If dice cant figure out stability on an api that's been around years I'm sceptical they'll crack an api that's only months old at the first attempt.
While this is true to a degree, and keep in mind I'm not saying Mantle is the end of all bugs, it's possible that Mantle is much simpler to get working sans bugs, because DX is a massive pile of complex turd, where drivers, dx, updates to all, and the game have to do a bunch of work arounds to get them all working correctly.
Mantle driver is simple without doing an awful lot, it's down to the game. When only trying to solve bugs that can come from one source it IS easier to get right. That doesn't mean DICE will.

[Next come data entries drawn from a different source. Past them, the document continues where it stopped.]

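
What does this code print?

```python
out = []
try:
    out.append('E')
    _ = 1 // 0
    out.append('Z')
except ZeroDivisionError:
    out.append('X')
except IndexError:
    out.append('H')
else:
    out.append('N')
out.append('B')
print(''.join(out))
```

Execution trace: 'E' (try body) → 'X' (except ZeroDivisionError) → 'B' (after the try/except). Output: EXB

Answer: EXB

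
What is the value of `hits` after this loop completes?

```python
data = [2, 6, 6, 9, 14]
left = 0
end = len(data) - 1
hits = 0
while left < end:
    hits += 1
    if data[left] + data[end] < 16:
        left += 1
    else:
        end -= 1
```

Steps to find pair summing to 16
`hits` takes the values: 0 → 1 → 2 → 3 → 4

Answer: 4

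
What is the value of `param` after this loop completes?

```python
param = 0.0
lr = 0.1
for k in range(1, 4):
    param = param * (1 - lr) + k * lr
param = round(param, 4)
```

Moving average with lr=0.1
`param` takes the values: 0.0 → 0.1 → 0.29 → 0.561

Answer: 0.561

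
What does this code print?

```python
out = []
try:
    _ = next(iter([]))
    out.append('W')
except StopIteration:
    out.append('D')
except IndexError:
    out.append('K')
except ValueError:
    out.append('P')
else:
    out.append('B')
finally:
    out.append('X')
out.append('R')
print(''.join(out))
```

Execution trace: 'D' (except StopIteration) → 'X' (finally) → 'R' (after the try/except). Output: DXR

Answer: DXR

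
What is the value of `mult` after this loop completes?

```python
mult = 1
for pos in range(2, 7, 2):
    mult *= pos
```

Product of even numbers 2 to 6
`mult` takes the values: 1 → 2 → 8 → 48

Answer: 48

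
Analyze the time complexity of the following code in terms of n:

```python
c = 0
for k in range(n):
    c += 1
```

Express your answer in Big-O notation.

Each loop level contributes: n. Multiplying the contributions gives O(n).

Answer: O(n)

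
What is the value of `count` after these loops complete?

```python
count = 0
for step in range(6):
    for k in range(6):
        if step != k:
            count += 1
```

6² - 6 (exclude diagonal)
`count` takes the values: 0 → 1 → 2 → 3 → 4 → 5 → 6 → 7 → 8 → 9 → 10 → 11 → 12 → 13 → 14 → 15 → 16 → 17 → 18 → 19 → 20 → 21 → 22 → 23 → 24 → 25 → 26 → 27 → 28 → 29 → 30

Answer: 30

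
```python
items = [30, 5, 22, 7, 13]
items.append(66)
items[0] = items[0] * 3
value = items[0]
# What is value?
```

Trace:
`items = [30, 5, 22, 7, 13]` → items = [30, 5, 22, 7, 13]
`items.append(66)` → items = [30, 5, 22, 7, 13, 66]
`items[0] = items[0] * 3` → items = [90, 5, 22, 7, 13, 66]
`value = items[0]` → value = 90
So value = 90

Answer: 90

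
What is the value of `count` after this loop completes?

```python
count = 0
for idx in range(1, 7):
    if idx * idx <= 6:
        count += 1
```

Count numbers where idx² ≤ 6
`count` takes the values: 0 → 1 → 2

Answer: 2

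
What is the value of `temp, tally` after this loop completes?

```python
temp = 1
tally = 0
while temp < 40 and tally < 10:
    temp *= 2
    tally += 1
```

Double until >= 40 or 10 iterations
`temp, tally` takes the values: (1, 0) → (2, 0) → (2, 1) → (4, 1) → (4, 2) → (8, 2) → (8, 3) → (16, 3) → (16, 4) → (32, 4) → (32, 5) → (64, 5) → (64, 6)

Answer: 64, 6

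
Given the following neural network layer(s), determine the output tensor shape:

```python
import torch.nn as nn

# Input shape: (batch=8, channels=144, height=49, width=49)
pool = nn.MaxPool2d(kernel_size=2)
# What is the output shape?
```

Input: (8, 144, 49, 49) -> Output: (8, 144, 24, 24)

Answer: (8, 144, 24, 24)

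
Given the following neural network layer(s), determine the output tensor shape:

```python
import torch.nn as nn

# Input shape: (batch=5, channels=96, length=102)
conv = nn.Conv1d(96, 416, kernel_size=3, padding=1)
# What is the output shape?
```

Input: (5, 96, 102) -> Output: (5, 416, 102)

Answer: (5, 416, 102)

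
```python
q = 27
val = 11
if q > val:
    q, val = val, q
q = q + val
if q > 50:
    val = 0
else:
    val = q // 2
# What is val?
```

Trace:
`q = 27` → q = 27
`val = 11` → val = 11
`if q > val: ...` → q > val is True → q = 11; val = 27
`q = q + val` → q = 38
`if q > 50: ...` → q > 50 is False, take else branch → val = 19
So val = 19

Answer: 19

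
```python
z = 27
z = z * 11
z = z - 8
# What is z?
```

Trace:
`z = 27` → z = 27
`z = z * 11` → z = 297
`z = z - 8` → z = 289
So z = 289

Answer: 289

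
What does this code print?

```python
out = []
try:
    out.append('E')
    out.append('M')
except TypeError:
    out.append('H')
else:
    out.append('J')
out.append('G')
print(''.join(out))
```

Execution trace: 'E' (try body) → 'M' (try body, no exception) → 'J' (else) → 'G' (after the try/except). Output: EMJG

Answer: EMJG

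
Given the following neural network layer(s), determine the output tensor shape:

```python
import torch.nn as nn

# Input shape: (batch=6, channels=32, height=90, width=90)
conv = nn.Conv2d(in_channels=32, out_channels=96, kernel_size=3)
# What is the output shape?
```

Input: (6, 32, 90, 90) -> Output: (6, 96, 88, 88)

Answer: (6, 96, 88, 88)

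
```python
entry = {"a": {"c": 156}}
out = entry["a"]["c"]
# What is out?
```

Trace:
`entry = {"a": {"c": 156}}` → entry = {'a': {'c': 156}}
`out = entry["a"]["c"]` → out = 156
So out = 156

Answer: 156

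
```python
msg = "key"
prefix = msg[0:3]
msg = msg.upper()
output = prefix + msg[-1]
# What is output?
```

Trace:
`msg = "key"` → msg = 'key'
`prefix = msg[0:3]` → prefix = 'key'
`msg = msg.upper()` → msg = 'KEY'
`output = prefix + msg[-1]` → output = 'keyY'
So output = 'keyY'

Answer: 'keyY'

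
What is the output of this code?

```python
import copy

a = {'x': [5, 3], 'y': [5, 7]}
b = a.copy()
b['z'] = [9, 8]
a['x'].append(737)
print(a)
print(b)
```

Key concept: shallow copy of dict with mutable values.
Step by step:
`a = {'x': [5, 3], 'y': [5, 7]}` → a = {'x': [5, 3], 'y': [5, 7]}
`b = a.copy()` → b = {'x': [5, 3], 'y': [5, 7]}
`b['z'] = [9, 8]` → b = {'x': [5, 3], 'y': [5, 7], 'z': [9, 8]}
`a['x'].append(737)` → a = {'x': [5, 3, 737], 'y': [5, 7]}; b = {'x': [5, 3, 737], 'y': [5, 7], 'z': [9, 8]}
`print(a)` → prints {'x': [5, 3, 737], 'y': [5, 7]}
`print(b)` → prints {'x': [5, 3, 737], 'y': [5, 7], 'z': [9, 8]}

Answer:
{'x': [5, 3, 737], 'y': [5, 7]}
{'x': [5, 3, 737], 'y': [5, 7], 'z': [9, 8]}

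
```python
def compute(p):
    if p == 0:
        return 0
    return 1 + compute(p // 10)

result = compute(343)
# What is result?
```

Count of digits of 343: 3

Answer: 3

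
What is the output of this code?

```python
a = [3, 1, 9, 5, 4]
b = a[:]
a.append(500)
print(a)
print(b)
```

Key concept: slice [:] creates copy.
Step by step:
`a = [3, 1, 9, 5, 4]` → a = [3, 1, 9, 5, 4]
`b = a[:]` → b = [3, 1, 9, 5, 4]
`a.append(500)` → a = [3, 1, 9, 5, 4, 500]
`print(a)` → prints [3, 1, 9, 5, 4, 500]
`print(b)` → prints [3, 1, 9, 5, 4]

Answer:
[3, 1, 9, 5, 4, 500]
[3, 1, 9, 5, 4]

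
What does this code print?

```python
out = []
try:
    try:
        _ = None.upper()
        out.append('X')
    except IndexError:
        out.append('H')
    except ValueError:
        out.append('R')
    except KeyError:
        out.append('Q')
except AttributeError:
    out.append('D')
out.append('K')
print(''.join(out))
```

Execution trace: 'D' (outer except AttributeError) → 'K' (after the try/except). Output: DK

Answer: DK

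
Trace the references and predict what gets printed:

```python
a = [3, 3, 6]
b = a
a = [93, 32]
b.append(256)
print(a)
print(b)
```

Key concept: rebinding vs mutation: a is rebound to a new list, b still points at the original.
Step by step:
`a = [3, 3, 6]` → a = [3, 3, 6]
`b = a` → b = [3, 3, 6] (same object as a)
`a = [93, 32]` → a = [93, 32]
`b.append(256)` → b = [3, 3, 6, 256]
`print(a)` → prints [93, 32]
`print(b)` → prints [3, 3, 6, 256]

Answer:
[93, 32]
[3, 3, 6, 256]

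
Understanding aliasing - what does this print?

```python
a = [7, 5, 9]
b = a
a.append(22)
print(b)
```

Key concept: basic list aliasing.
Step by step:
`a = [7, 5, 9]` → a = [7, 5, 9]
`b = a` → b = [7, 5, 9] (same object as a)
`a.append(22)` → a = [7, 5, 9, 22] (same object as b); b = [7, 5, 9, 22] (same object as a)
`print(b)` → prints [7, 5, 9, 22]

Answer: [7, 5, 9, 22]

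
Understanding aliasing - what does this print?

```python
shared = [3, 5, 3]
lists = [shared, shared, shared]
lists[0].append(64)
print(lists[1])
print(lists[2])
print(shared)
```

Key concept: list of same reference.
Step by step:
`shared = [3, 5, 3]` → shared = [3, 5, 3]
`lists = [shared, shared, shared]` → lists = [[3, 5, 3], [3, 5, 3], [3, 5, 3]]
`lists[0].append(64)` → shared = [3, 5, 3, 64]; lists = [[3, 5, 3, 64], [3, 5, 3, 64], [3, 5, 3, 64]]
`print(lists[1])` → prints [3, 5, 3, 64]
`print(lists[2])` → prints [3, 5, 3, 64]
`print(shared)` → prints [3, 5, 3, 64]

Answer:
[3, 5, 3, 64]
[3, 5, 3, 64]
[3, 5, 3, 64]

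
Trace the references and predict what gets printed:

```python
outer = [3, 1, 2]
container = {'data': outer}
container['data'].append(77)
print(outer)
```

Key concept: dict holds reference to list.
Step by step:
`outer = [3, 1, 2]` → outer = [3, 1, 2]
`container = {'data': outer}` → container = {'data': [3, 1, 2]}
`container['data'].append(77)` → outer = [3, 1, 2, 77]; container = {'data': [3, 1, 2, 77]}
`print(outer)` → prints [3, 1, 2, 77]

Answer: [3, 1, 2, 77]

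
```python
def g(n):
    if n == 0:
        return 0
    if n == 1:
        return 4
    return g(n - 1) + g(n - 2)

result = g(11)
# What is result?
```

Build up from base cases: g(0)=0, g(1)=4, g(2)=4, g(3)=8, g(4)=12, g(5)=20, g(6)=32, ..., g(11)=356

Answer: 356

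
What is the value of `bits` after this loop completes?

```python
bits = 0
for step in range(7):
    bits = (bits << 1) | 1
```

Build 7 consecutive 1-bits: 0b1111111
`bits` takes the values: 0 → 1 → 3 → 7 → 15 → 31 → 63 → 127

Answer: 127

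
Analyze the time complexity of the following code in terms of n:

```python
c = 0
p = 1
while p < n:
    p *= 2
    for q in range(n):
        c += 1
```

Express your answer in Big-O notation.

Each loop level contributes: log n × n. Multiplying the contributions gives O(n log n).

Answer: O(n log n)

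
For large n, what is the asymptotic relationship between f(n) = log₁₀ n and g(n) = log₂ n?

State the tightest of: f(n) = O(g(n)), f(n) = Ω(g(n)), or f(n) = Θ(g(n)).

log₁₀ n vs log₂ n: f(n) = Θ(g(n)) — they are asymptotically equivalent (log bases differ by a constant factor).

Answer: f(n) = Θ(g(n)) — they are asymptotically equivalent (log bases differ by a constant factor).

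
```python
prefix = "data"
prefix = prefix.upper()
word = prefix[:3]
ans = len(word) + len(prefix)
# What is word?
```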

The timing of Mantle releases, and the quality has precisely NOTHING to do with how good or useful Mantle is.
Whether a game is good, or crap, buggy, or flawless, 30% faster is 30% faster, 3% faster is 3% faster, that's it. Expecting huge changes and bug fixes because of an API, and frankly misunderstanding and misstating things isn't helping.
Dice have NOT worked with mantle for ages and it wasn't a part of the original engine. Dice got a release quality build 2 months before their talks at APU 13, as did Oxide, Dice and other dev's worked with AMD, but this is mostly on the spec of it. Any software design starts with going to the people using the software and asking them what they want in it, then they go away and figure out how to implement it based on these design features. Many things change, but AMD wrote and made Mantle and Dice got it now 2.5-3 months ago now.
Look at a console on release vs a console 8 years later, night and day, they use 100% power available to them in both cases. This is hardware experience, software experience, api experience, and generally people getting better at their jobs over time. As in any other job, you learn things and get better at doing whatever it is you do. Mantle is new, and it's pretty much the only ever attempt at a low level API on an open platform with chips this complex. Glide may have conceptually done the same thing, low level API... but chips then vs today, night and day, completely night and day. That is just the chips, games are exponentially more complex now as well as the hardware.
The consoles, while low level, are a very set platform with no scaling to think about at all, no different hardware, nothing. Expecting perfection from Mantle out of the gate when no other API has ever done such a thing, no simpler API has ever done it, and everything is more complex now... is just ridiculous.
I'm not saying Mantle will be terrible at first, but expecting the impossible based on no history of this being possible is nothing short of ridiculous.
The only thing that matters, is not launch dates, nor quality of games, but if dev's like using it, and if it enables the dev's to do more with the same hardware, if yes to one or both of those, win, if neither of those, lose.